James Fallows of The Atlantic called "Chinese Professor," "the first ad of the year you can imagine people actually remembering a decade from now."
Named one of the most memorable political ads of 2014 by PBS NewsHour, "Spelling Bee" shows how when a senator votes with Barack Obama 90% of the time, it can be hard to tell the difference between the two.
Running against incumbent Dan Maffei, former federal prosecutor John Katko faced a seasoned opponent who had won tough elections before. This spot featured Rudy Giuliani endorsing Katko and helped propel him to a landslide victory.
As one of the most contested Senate races of 2014, one of the greatest challenges in North Carolina was producing spots able to cut through the clutter and stand out. This ad used Kay Hagan’s own words from six years earlier to narrate the NRSC’s closing spot against her and highlight to voters that by her own measure, Hagan had not earned re-election.

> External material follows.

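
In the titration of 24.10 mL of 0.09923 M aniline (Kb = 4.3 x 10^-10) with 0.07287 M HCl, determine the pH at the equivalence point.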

Staci Appel made one of the biggest gaffes of the year when she argued against revoking the passports of terrorists during a debate that was held on September 11th. Appel attempted to backtrack from her comments, but this NRCC spot made sure voters remembered Appel’s words and held her accountable for her bad judgment.
More money—$16 million—was put behind this ad than any political issue ad in history. Democratic strategist Bob Shrum credited "Ashley's Story" with winning Ohio—and the Presidency—for George W. Bush.